Debug API¶

Advanced debugging and inspection tools.

Accessing Debug Tools¶

inspect¶

tp.debug.inspect() -> DebugInspector

Get a debug inspector for raw lineage access.

Returns: DebugInspector

Example:

dbg = tp.debug.inspect()
print(f"Steps recorded: {len(dbg.steps)}")

DebugInspector Properties¶

steps¶

dbg.steps -> list[Step]

All recorded pipeline steps.

Each Step contains:

Attribute	Type	Description
`.operation`	`str`	Operation name
`.input_shape`	`tuple`	Input (rows, cols)
`.output_shape`	`tuple`	Output (rows, cols)
`.timestamp`	`datetime`	When it occurred
`.stage`	`str`	Pipeline stage (if set)

Example:

for step in dbg.steps:
    print(f"{step.operation}: {step.input_shape} → {step.output_shape}")

DebugInspector Methods¶

dropped_rows¶

dbg.dropped_rows() -> set[int]

Get IDs of all dropped rows.

Example:

dropped = dbg.dropped_rows()
print(f"Total dropped: {len(dropped)}")

explain_row¶

dbg.explain_row(row_id: int) -> RowExplanation

Get detailed explanation for a specific row.

Parameters:

Parameter	Type	Description
`row_id`	`int`	Internal row ID

Returns: RowExplanation

Example:

for rid in list(dbg.dropped_rows())[:5]:
    explanation = dbg.explain_row(rid)
    print(f"Row {rid}: {explanation.status}")

explain_group¶

dbg.explain_group(group_key: Any) -> GroupExplanation

Explain which rows belonged to a group (after groupby).

Example:

# After: df.groupby("category").sum()
explanation = dbg.explain_group("Electronics")
print(f"Group 'Electronics' had {len(explanation.member_ids)} rows")

get_ghost_values¶

dbg.get_ghost_values(row_id: int) -> dict[str, Any] | None

Get last known values of a dropped row.

Example:

dropped_rid = list(dbg.dropped_rows())[0]
ghost = dbg.get_ghost_values(dropped_rid)
if ghost:
    print(f"Last values: {ghost}")

stats¶

dbg.stats() -> dict

Get tracking statistics.

Returns:

{
    "steps_recorded": 15,
    "rows_tracked": 1000,
    "rows_dropped": 153,
    "cells_tracked": 5000,
    "memory_bytes": 102400,  # If psutil available
}

export¶

dbg.export(format: str, path: str | None = None) -> dict | None

Export lineage data.

Parameters:

Parameter	Type	Description
`format`	`str`	`"json"`, `"dict"`, or `"csv"`
`path`	`str`	Output file (optional)

Returns: Data dict if path is None, else None.

Example:

# Export to file
dbg.export("json", "lineage.json")

# Get as dict
data = dbg.export("dict")

Complete Example¶

import tracepipe as tp

tp.enable(mode="debug", watch=["price", "status"])

# Run pipeline
df = pd.read_csv("data.csv")
df = df.dropna()
df["price"] = df["price"] * 1.1
df = df[df["price"] > 10]

# Deep inspection
dbg = tp.debug.inspect()

# Review all steps
print("Pipeline steps:")
for i, step in enumerate(dbg.steps):
    print(f"  {i+1}. {step.operation}")
    print(f"     {step.input_shape} → {step.output_shape}")
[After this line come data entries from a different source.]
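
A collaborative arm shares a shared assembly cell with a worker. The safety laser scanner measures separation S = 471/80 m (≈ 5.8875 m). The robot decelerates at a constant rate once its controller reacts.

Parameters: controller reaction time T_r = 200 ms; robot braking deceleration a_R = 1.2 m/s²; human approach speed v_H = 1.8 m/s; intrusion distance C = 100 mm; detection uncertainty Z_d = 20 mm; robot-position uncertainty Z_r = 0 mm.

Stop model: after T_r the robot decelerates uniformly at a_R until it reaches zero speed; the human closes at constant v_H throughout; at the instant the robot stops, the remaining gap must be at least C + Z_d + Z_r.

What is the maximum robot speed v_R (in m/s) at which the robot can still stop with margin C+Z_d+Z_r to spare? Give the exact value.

v_R_max = 21/10 m/s = 2.1000 m/s

at the boundary: (5/12)·v² + (17/10)·v + (-2163/400) = 0
  disc = (17/10)² − 4·(5/12)·(-2163/400) = 4761/400 ; √disc = 69/20
  v_R = (−(17/10) + 69/20) / (2·(5/12)) = 21/10 m/s
check:
braking lasts T_s = (21/10)/(6/5) = 1.7500 s
reaction-phase robot travel = 2.1000·0.2000 = 0.4200 m
braking distance = 2.1000²/(2·1.2000) = 1.8375 m
human over T_r+T_s: 1.8000·(0.2000+1.7500) = 3.5100 m
margins: 0.1000+0.0200+0.0000 = 0.1200 m
sum ≈ 0.4200+1.8375+3.5100+0.1200 ≈ 5.8875 m = S ✓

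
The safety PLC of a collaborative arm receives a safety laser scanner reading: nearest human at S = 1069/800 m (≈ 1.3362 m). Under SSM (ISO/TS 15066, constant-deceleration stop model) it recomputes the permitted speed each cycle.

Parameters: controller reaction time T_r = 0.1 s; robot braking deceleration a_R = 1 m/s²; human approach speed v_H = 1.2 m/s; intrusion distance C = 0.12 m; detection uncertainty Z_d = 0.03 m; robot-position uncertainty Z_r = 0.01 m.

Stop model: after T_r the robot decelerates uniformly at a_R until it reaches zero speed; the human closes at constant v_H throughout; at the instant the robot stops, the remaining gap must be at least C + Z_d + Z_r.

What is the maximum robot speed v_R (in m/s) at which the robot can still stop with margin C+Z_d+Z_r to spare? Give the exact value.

v_R_max = 13/20 m/s = 0.6500 m/s

at the boundary: (1/2)·v² + (13/10)·v + (-169/160) = 0
  disc = (13/10)² − 4·(1/2)·(-169/160) = 1521/400 ; √disc = 39/20
  v_R = (−(13/10) + 39/20) / (2·(1/2)) = 13/20 m/s
check:
braking lasts T_s = (13/20)/1 = 0.6500 s
robot covers v_R·T_r = 0.6500·0.1000 = 0.0650 m before braking
robot covers 0.6500·0.6500 − ½·1.0000·0.6500² = 0.2112 m while stopping
person approaches 1.2000·(0.1000+0.6500) = 0.9000 m
C+Z_d+Z_r = 0.1200+0.0300+0.0100 = 0.1600 m
sum ≈ 0.0650+0.2112+0.9000+0.1600 ≈ 1.3362 m = S ✓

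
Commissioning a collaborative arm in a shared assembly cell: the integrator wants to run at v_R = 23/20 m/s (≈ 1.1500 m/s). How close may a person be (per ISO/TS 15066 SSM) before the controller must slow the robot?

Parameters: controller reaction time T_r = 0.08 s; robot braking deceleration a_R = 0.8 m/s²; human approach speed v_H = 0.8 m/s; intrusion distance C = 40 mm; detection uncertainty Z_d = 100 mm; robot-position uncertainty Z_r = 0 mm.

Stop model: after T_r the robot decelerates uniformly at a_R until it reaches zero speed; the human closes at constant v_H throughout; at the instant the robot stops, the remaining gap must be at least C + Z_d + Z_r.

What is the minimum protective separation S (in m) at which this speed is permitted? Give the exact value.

T_s = v_R/a_R = (23/20)/(4/5) = 1.4375 s
reaction-phase robot travel = 1.1500·0.0800 = 0.0920 m
robot under decel: 1.1500²/(2·0.8000) = 0.8266 m
person approaches 0.8000·(0.0800+1.4375) = 1.2140 m
margins: 0.0400+0.1000+0.0000 = 0.1400 m
S_min ≈ 0.0920+0.8266+1.2140+0.1400  ⇒  S_min = 36361/16000 m

S_min = 36361/16000 m = 2.2726 m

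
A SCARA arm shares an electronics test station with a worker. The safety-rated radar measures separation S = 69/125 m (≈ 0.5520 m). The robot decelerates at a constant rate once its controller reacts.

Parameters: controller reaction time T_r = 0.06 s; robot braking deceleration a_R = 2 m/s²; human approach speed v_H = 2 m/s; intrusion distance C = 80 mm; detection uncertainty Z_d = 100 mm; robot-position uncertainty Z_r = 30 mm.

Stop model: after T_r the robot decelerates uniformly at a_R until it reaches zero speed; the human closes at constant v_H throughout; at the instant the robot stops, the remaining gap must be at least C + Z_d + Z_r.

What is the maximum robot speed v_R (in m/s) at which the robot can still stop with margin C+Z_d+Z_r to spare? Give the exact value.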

# Investigate dropped rows
dropped = dbg.dropped_rows()
print(f"\nDropped {len(dropped)} rows")

# Look at specific dropped rows
for rid in list(dropped)[:3]:
    ghost = dbg.get_ghost_values(rid)
    if ghost:
        print(f"  Row {rid}: price was {ghost.get('price')}")

# Export for external analysis
dbg.export("json", "pipeline_lineage.json")

# Stats
stats = dbg.stats()
print(f"\nMemory used: {stats.get('memory_bytes', 'N/A')} bytes")